Le chroniqueur Bob Herbert du NY Times n’y va pas de main morte : «La guerre en Irak, qui a pris plus de 100 000 vies irakiennes, qui coûtera aux États-Unis plus de 3 trillions $, et qui continue indéfiniment, est un scandale et un crime. Scott McClellan arrive un peu tard pour dénoncer cette folie.»

Chez les conservateurs, les termes «traître» et «opportuniste» ont la cote, mais on va plus loin également, allant même jusqu’à suggérer une conspiration. En effet, le livre tombe à un mauvais moment pour les républicains et John McCain, alors que les élections ne sont plus qu’à quelques mois.
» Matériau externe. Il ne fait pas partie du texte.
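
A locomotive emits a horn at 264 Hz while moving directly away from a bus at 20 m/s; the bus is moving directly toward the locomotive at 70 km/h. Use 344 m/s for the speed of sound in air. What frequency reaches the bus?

70 km/h = 19.44 m/s.
General Doppler shift: f' = f · (v + v_o)/(v + v_s).
f' = 264 × (344 + 19.44)/(344 + 20) = 264 × 363.44/364 ≈ 264 Hz.

264 Hz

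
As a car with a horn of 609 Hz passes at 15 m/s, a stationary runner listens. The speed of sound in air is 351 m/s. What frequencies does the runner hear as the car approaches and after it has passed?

Approaching: f₁ = f · v/(v − v_s) = 609 × 351/336 ≈ 636 Hz.
Receding: f₂ = f · v/(v + v_s) = 609 × 351/366 ≈ 584 Hz.

636 Hz approaching; 584 Hz receding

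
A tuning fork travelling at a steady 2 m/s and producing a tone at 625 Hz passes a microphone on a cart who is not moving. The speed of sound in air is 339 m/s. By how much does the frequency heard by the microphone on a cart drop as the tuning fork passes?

Approaching: f₁ = f · v/(v − v_s) = 625 × 339/337 ≈ 628.71 Hz.
Receding: f₂ = f · v/(v + v_s) = 625 × 339/341 ≈ 621.33 Hz.
Drop: f₁ − f₂ = 2f·v·v_s/(v² − v_s²) = 2 × 625 × 339 × 2/(339² − 2²) ≈ 7.37 Hz.

7.37 Hz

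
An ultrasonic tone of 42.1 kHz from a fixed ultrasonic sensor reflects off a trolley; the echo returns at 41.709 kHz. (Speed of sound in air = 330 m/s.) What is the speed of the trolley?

Double Doppler shift off a moving reflector: f₂ = f₀ · (v + u)/(v − u) (u > 0 toward emitter).
Rearranging, u = v · (f₂ − f₀)/(f₂ + f₀) = 330 × -0.391/83.809 ≈ -1.54 m/s.
So the trolley is moving at 1.54 m/s away from the emitter.

1.54 m/s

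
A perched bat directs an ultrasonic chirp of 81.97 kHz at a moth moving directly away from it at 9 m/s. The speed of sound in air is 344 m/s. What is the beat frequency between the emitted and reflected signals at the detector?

4180 Hz

At the moth (a moving observer), f₁ = f₀ · (v − u)/v = 81.97 × 335/344 ≈ 79.83 kHz.
On reflection it acts as a source moving away from the stationary detector: f₂ = f₁ · v/(v + u) = 79.83 × 344/353 ≈ 77.79 kHz.
Equivalently f₂ = f₀ · (v − u)/(v + u).
Beat frequency (with f₀ = 81970 Hz): |f₂ − f₀| = 2u·f₀/(v + u) = 2 × 9 × 81970/353 ≈ 4180 Hz.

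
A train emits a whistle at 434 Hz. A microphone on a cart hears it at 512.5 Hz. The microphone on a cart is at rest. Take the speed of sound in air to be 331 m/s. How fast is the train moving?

51 m/s

f' > f, so the train is approaching.
f' = f · v/(v − v_s) ⇒ v_s = v · |1 − f/f'|.
v_s = 331 × |1 − 434/512.5| = 331 × 0.1532 ≈ 51 m/s.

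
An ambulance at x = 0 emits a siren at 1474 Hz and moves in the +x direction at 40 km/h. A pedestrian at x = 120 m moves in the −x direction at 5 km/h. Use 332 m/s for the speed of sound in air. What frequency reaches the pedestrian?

40 km/h = 11.11 m/s; 5 km/h = 1.389 m/s.
The observer lies on the +x side, so the source is heading toward the observer and the observer is heading toward the source.
Both move, so f' = f · (v + v_o)/(v − v_s).
f' = 1474 × (332 + 1.389)/(332 − 11.11) = 1474 × 333.39/320.89 ≈ 1531 Hz.

1531 Hz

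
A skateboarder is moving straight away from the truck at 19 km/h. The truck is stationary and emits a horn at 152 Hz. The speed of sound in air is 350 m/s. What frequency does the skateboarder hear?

150 Hz

19 km/h = 5.278 m/s.
Moving observer, stationary source: f' = f · (v − v_o)/v.
f' = 152 × (350 − 5.278)/350 = 152 × 344.72/350 ≈ 150 Hz.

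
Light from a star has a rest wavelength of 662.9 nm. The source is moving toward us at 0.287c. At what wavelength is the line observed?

493.4 nm

Relativistic Doppler for wavelength: λ' = λ₀ · √((1 − β)/(1 + β)).
λ' = 662.9 × √(0.7130/1.2870) = 662.9 × 0.74431 ≈ 493.4 nm.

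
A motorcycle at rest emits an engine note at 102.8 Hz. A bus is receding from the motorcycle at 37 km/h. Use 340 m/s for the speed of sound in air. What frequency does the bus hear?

37 km/h = 10.28 m/s.
Moving observer, stationary source: f' = f · (v − v_o)/v.
f' = 102.8 × (340 − 10.28)/340 = 102.8 × 329.72/340 ≈ 100 Hz.

100 Hz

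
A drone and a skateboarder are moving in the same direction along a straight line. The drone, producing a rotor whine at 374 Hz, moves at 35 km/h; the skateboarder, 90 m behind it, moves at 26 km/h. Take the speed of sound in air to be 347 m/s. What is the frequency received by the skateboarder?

35 km/h = 9.722 m/s; 26 km/h = 7.222 m/s.
The skateboarder is behind, so the drone is moving away from it while the skateboarder is moving toward the drone.
Both move, so f' = f · (v + v_o)/(v + v_s).
f' = 374 × (347 + 7.222)/(347 + 9.722) = 374 × 354.22/356.72 ≈ 371 Hz.

371 Hz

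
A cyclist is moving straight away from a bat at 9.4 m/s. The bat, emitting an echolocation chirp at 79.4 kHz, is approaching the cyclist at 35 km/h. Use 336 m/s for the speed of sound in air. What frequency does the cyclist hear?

35 km/h = 9.722 m/s.
General Doppler shift: f' = f · (v − v_o)/(v − v_s).
f' = 79.4 × (336 − 9.4)/(336 − 9.722) = 79.4 × 326.6/326.28 ≈ 79.5 kHz.

79.5 kHz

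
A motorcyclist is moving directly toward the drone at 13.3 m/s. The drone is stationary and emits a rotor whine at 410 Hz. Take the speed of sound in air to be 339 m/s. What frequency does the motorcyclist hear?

Moving observer, stationary source: f' = f · (v + v_o)/v.
f' = 410 × (339 + 13.3)/339 = 410 × 352.3/339 ≈ 426 Hz.

426 Hz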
«M. McClellan a scrupuleusement défendu la guerre en tant que porte-parole présidentiel entre 2003-2006, mais il est depuis “devenu vraiment convaincu” que c’était une erreur. Il a aussi eu la révélation que l’administration a utilisé la “propagande” pour vendre la guerre, même si cela signifie que lui-même a été le ministre en chef de la propagande pendant trois ans, durant lesquels il n’a exprimé aucun malaise», écrit le Wall Street Journal.
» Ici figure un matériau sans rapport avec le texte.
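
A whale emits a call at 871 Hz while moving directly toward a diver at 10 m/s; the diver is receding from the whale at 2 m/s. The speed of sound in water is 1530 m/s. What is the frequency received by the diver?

With source approaching and observer receding, f' = f · (v − v_o)/(v − v_s).
f' = 871 × (1530 − 2)/(1530 − 10) = 871 × 1528/1520 ≈ 876 Hz.

876 Hz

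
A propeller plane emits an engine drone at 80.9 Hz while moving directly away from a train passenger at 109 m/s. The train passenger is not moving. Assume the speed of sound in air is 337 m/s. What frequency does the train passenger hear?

Only the source moves, away from the listener, so f' = f · v/(v + v_s).
f' = 80.9 × 337/(337 + 109) = 80.9 × 337/446 ≈ 61 Hz.

61 Hz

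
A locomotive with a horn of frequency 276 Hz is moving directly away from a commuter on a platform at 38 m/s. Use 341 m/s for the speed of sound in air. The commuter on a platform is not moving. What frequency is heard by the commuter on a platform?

248 Hz

Moving source, stationary observer: f' = f · v/(v + v_s) since the source is receding.
f' = 276 × 341/(341 + 38) = 276 × 341/379 ≈ 248 Hz.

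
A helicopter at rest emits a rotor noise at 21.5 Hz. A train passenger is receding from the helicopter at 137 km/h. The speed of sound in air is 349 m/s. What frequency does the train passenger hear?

137 km/h = 38.06 m/s.
Moving observer, stationary source: f' = f · (v − v_o)/v.
f' = 21.5 × (349 − 38.06)/349 = 21.5 × 310.94/349 ≈ 19.2 Hz.

19.2 Hz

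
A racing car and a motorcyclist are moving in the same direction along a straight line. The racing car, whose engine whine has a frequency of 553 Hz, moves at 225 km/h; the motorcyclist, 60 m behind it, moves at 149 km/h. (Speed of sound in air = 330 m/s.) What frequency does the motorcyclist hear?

523 Hz

225 km/h = 62.5 m/s; 149 km/h = 41.39 m/s.
The motorcyclist is behind, so the racing car is moving away from it while the motorcyclist is moving toward the racing car.
With source receding and observer approaching, f' = f · (v + v_o)/(v + v_s).
f' = 553 × (330 + 41.39)/(330 + 62.5) = 553 × 371.39/392.5 ≈ 523 Hz.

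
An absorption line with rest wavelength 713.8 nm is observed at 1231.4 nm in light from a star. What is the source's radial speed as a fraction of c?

λ'/λ₀ = 1.7251 > 1 (redshift), so the source is receding.
λ'/λ₀ = √((1 + β)/(1 − β)) for a receding source ⇒ β = (r² − 1)/(r² + 1) with r = λ'/λ₀.
β = (2.9761 − 1)/(2.9761 + 1) ≈ 0.497.

0.497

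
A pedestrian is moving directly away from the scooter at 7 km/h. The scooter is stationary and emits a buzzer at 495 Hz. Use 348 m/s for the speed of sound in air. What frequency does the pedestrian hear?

7 km/h = 1.944 m/s.
Only the observer moves, away from the source, so f' = f · (v − v_o)/v.
f' = 495 × (348 − 1.944)/348 = 495 × 346.06/348 ≈ 492 Hz.

492 Hz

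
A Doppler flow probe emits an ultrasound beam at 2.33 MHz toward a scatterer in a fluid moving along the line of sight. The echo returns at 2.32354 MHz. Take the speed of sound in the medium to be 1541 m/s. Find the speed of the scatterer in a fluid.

2.14 m/s

Double Doppler shift off a moving reflector: f₂ = f₀ · (v + u)/(v − u) (u > 0 toward emitter).
Rearranging, u = v · (f₂ − f₀)/(f₂ + f₀) = 1541 × -0.00646/4.65354 ≈ -2.14 m/s.
So the scatterer in a fluid is moving at 2.14 m/s away from the emitter.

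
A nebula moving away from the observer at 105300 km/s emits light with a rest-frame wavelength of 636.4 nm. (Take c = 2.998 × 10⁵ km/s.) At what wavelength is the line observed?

β = v/c = 105300/299800 = 0.3512.
Relativistic Doppler for wavelength: λ' = λ₀ · √((1 + β)/(1 − β)).
λ' = 636.4 × √(1.3512/0.6488) = 636.4 × 1.44318 ≈ 918.4 nm.

918.4 nm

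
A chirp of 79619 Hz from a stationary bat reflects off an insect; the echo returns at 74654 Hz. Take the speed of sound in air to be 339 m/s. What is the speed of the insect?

10.9 m/s

Double Doppler shift off a moving reflector: f₂ = f₀ · (v + u)/(v − u) (u > 0 toward emitter).
Rearranging, u = v · (f₂ − f₀)/(f₂ + f₀) = 339 × -4965/154273 ≈ -10.9 m/s.
So the insect is moving at 10.9 m/s away from the emitter.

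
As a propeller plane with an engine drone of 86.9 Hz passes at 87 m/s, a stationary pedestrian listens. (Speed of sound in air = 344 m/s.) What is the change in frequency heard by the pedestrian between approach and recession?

Approaching: f₁ = f · v/(v − v_s) = 86.9 × 344/257 ≈ 116.3 Hz.
Receding: f₂ = f · v/(v + v_s) = 86.9 × 344/431 ≈ 69.4 Hz.
Drop: f₁ − f₂ = 2f·v·v_s/(v² − v_s²) = 2 × 86.9 × 344 × 87/(344² − 87²) ≈ 47.0 Hz.

47.0 Hz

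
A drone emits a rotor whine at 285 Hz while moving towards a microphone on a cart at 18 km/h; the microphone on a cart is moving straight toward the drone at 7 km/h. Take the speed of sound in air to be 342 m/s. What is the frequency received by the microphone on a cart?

18 km/h = 5 m/s; 7 km/h = 1.944 m/s.
With source approaching and observer approaching, f' = f · (v + v_o)/(v − v_s).
f' = 285 × (342 + 1.944)/(342 − 5) = 285 × 343.94/337 ≈ 291 Hz.

291 Hz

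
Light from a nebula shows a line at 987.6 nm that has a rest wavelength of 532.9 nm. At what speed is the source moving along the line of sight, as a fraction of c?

0.549

λ'/λ₀ = 1.8533 > 1 (redshift), so the source is receding.
λ'/λ₀ = √((1 + β)/(1 − β)) for a receding source ⇒ β = (r² − 1)/(r² + 1) with r = λ'/λ₀.
β = (3.4346 − 1)/(3.4346 + 1) ≈ 0.549.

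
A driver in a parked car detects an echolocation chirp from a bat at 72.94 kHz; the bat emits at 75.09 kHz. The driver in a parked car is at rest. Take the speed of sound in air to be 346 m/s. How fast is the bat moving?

f' < f, so the bat is receding.
f' = f · v/(v + v_s) ⇒ v_s = v · |1 − f/f'|.
v_s = 346 × |1 − 75.09/72.94| = 346 × 0.02948 ≈ 10.2 m/s.

10.2 m/s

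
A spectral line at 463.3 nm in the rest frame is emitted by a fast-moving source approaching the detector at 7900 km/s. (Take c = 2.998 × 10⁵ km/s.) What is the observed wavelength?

451.2 nm

β = v/c = 7900/299800 = 0.0264.
Relativistic Doppler for wavelength: λ' = λ₀ · √((1 − β)/(1 + β)).
λ' = 463.3 × √(0.9736/1.0264) = 463.3 × 0.97399 ≈ 451.2 nm.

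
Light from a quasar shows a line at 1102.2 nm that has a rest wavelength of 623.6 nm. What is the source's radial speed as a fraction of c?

0.515c

λ'/λ₀ = 1.7675 > 1 (redshift), so the source is receding.
λ'/λ₀ = √((1 + β)/(1 − β)) for a receding source ⇒ β = (r² − 1)/(r² + 1) with r = λ'/λ₀.
β = (3.1240 − 1)/(3.1240 + 1) ≈ 0.515.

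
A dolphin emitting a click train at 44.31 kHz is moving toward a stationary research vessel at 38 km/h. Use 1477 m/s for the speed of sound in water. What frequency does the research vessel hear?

38 km/h = 10.56 m/s.
Only the source moves, toward the listener, so f' = f · v/(v − v_s).
f' = 44.31 × 1477/(1477 − 10.56) = 44.31 × 1477/1466 ≈ 44.6 kHz.

44.6 kHz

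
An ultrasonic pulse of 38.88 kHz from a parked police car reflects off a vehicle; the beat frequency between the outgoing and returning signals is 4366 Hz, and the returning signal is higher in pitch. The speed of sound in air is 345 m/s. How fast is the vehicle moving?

18.3 m/s

Double Doppler shift off a moving reflector: f₂ = f₀ · (v + u)/(v − u) (u > 0 toward emitter).
Returning signal is higher, so f₂ = f₀ + Δf = 38880 + 4366 = 43246 Hz.
Rearranging, u = v · (f₂ − f₀)/(f₂ + f₀) = 345 × 4366/82126 ≈ 18.3 m/s.
So the vehicle is moving at 18.3 m/s toward the emitter.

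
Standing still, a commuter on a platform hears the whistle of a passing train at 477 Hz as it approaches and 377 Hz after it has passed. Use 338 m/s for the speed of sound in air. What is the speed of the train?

40 m/s

f₁/f₂ = (v + v_s)/(v − v_s), so v_s = v · (f₁ − f₂)/(f₁ + f₂).
v_s = 338 × (477 − 377)/(477 + 377) = 338 × 100/854 ≈ 40 m/s.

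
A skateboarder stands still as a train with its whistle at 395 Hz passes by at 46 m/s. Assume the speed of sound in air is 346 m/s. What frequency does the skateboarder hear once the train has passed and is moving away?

349 Hz

Receding: f₂ = f · v/(v + v_s) = 395 × 346/392 ≈ 349 Hz.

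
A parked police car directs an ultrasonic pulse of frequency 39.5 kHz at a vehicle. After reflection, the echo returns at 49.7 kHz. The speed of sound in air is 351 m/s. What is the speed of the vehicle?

40 m/s

Double Doppler shift off a moving reflector: f₂ = f₀ · (v + u)/(v − u) (u > 0 toward emitter).
Rearranging, u = v · (f₂ − f₀)/(f₂ + f₀) = 351 × 10.2/89.2 ≈ 40 m/s.
So the vehicle is moving at 40 m/s toward the emitter.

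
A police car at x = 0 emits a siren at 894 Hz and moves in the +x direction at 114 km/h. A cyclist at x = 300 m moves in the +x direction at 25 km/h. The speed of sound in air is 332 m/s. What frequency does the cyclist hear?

114 km/h = 31.67 m/s; 25 km/h = 6.944 m/s.
The observer lies on the +x side, so the source is heading toward the observer and the observer is heading away from the source.
With source approaching and observer receding, f' = f · (v − v_o)/(v − v_s).
f' = 894 × (332 − 6.944)/(332 − 31.67) = 894 × 325.06/300.33 ≈ 968 Hz.

968 Hz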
Le journal poursuit : «L’éditeur du livre est PublicAffairs, une maison d’édition fondée par le rédacteur gauchiste Peter Osnos […] PublicAffairs est propriété de Perseus Books, qui est elle-même propriété de Perseus LLC, une banque marchande dont le conseil d’administration inclut les démocrates Richard Holbrooke et Jim Johnson», ce dernier pourrait devenir le vice-président de Barrack Obama.

D’autres critiques de McClellan, comme un autre ex-porte-parole présidentiel, Ari Fleischer, estiment que le livre aurait pu être écrit par une tierce personne, jugeant que le ton n’est pas celui de l’auteur présumé. Peter Osnos a de son côté affirmé avoir exercer une certaine guidance éditoriale pour s’assurer que le livre ne soit «pas seulement une défense de l’administration Bush».
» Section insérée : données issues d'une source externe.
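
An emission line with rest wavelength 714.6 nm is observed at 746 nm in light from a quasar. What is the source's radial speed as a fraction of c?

0.043

λ'/λ₀ = 1.0439 > 1 (redshift), so the source is receding.
λ'/λ₀ = √((1 + β)/(1 − β)) for a receding source ⇒ β = (r² − 1)/(r² + 1) with r = λ'/λ₀.
β = (1.0898 − 1)/(1.0898 + 1) ≈ 0.043.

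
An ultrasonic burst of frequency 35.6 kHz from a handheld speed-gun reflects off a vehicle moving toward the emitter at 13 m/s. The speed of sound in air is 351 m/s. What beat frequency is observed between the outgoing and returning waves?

The vehicle first receives the wave as a moving observer: f₁ = f₀ · (v + u)/v = 35.6 × (351 + 13)/351 ≈ 36.92 kHz.
On reflection it acts as a source moving toward the stationary detector: f₂ = f₁ · v/(v − u) = 36.92 × 351/338 ≈ 38.34 kHz.
Equivalently f₂ = f₀ · (v + u)/(v − u).
Beat frequency (with f₀ = 35600 Hz): |f₂ − f₀| = 2u·f₀/(v − u) = 2 × 13 × 35600/338 ≈ 2738 Hz.

2738 Hz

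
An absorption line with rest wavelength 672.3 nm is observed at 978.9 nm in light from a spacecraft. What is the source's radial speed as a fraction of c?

λ'/λ₀ = 1.4560 > 1 (redshift), so the source is receding.
λ'/λ₀ = √((1 + β)/(1 − β)) for a receding source ⇒ β = (r² − 1)/(r² + 1) with r = λ'/λ₀.
β = (2.1201 − 1)/(2.1201 + 1) ≈ 0.359.

0.359c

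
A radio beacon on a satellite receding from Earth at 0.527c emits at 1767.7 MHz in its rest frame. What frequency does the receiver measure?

Relativistic Doppler for frequency: f' = f₀ · √((1 − β)/(1 + β)).
f' = 1767.7 × √(0.4730/1.5270) = 1767.7 × 0.55656 ≈ 983.8 MHz.

983.8 MHz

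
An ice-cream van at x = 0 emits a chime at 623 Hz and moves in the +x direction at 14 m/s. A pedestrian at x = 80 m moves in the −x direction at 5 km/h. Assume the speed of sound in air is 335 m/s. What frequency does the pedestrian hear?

653 Hz

5 km/h = 1.389 m/s.
The observer lies on the +x side, so the source is heading toward the observer and the observer is heading toward the source.
Both move, so f' = f · (v + v_o)/(v − v_s).
f' = 623 × (335 + 1.389)/(335 − 14) = 623 × 336.39/321 ≈ 653 Hz.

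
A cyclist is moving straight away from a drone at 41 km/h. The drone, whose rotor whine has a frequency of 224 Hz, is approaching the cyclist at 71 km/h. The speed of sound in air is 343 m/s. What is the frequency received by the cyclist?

230 Hz

71 km/h = 19.72 m/s; 41 km/h = 11.39 m/s.
With source approaching and observer receding, f' = f · (v − v_o)/(v − v_s).
f' = 224 × (343 − 11.39)/(343 − 19.72) = 224 × 331.61/323.28 ≈ 230 Hz.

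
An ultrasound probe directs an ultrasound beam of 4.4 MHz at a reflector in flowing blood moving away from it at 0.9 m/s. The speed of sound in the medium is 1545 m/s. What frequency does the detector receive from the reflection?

The reflector in flowing blood first receives the wave as a moving observer: f₁ = f₀ · (v − u)/v = 4.4 × (1545 − 0.9)/1545 ≈ 4.397 MHz.
On reflection it acts as a source moving away from the stationary detector: f₂ = f₁ · v/(v + u) = 4.397 × 1545/1545.9 ≈ 4.395 MHz.

4.395 MHz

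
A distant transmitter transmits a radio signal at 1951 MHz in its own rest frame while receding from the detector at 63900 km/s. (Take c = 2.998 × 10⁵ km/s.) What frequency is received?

β = v/c = 63900/299800 = 0.2131.
Relativistic Doppler for frequency: f' = f₀ · √((1 − β)/(1 + β)).
f' = 1951 × √(0.7869/1.2131) = 1951 × 0.80536 ≈ 1571.3 MHz.

1571.3 MHz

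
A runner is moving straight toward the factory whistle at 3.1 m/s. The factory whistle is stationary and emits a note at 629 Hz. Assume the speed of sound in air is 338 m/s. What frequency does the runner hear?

Only the observer moves, toward the source, so f' = f · (v + v_o)/v.
f' = 629 × (338 + 3.1)/338 = 629 × 341.1/338 ≈ 635 Hz.

635 Hz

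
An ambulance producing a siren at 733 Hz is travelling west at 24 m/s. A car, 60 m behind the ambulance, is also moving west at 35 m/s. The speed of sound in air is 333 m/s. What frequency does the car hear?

The car is behind, so the ambulance is moving away from it while the car is moving toward the ambulance.
Both move, so f' = f · (v + v_o)/(v + v_s).
f' = 733 × (333 + 35)/(333 + 24) = 733 × 368/357 ≈ 756 Hz.

756 Hz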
À travers les condamnations, il y a également des échos positifs dans la presse américaine. Michael Hirsch de Newsweek estime qu’à l’instar de McClellan, beaucoup de commentateurs devraient ouvertement dire qu’ils se sont trompés en appuyant la guerre en Irak.

«Ce qui est vraiment extraordinaire, c’est à quel point peu d’analystes et de chroniqueurs importants ont fait la moitié du chemin qu’a fait McClellan en admettant qu’ils se sont vraiment trompés lorsqu’ils ont donné leur appui total au revirement de Bush vers Saddam après la “victoire” de l’Amérique sur les talibans en Afghanistan», écrit-il.

Avec : Washington Post, New York Times, Los Angeles Times, Newsweek et Wall Street Journal.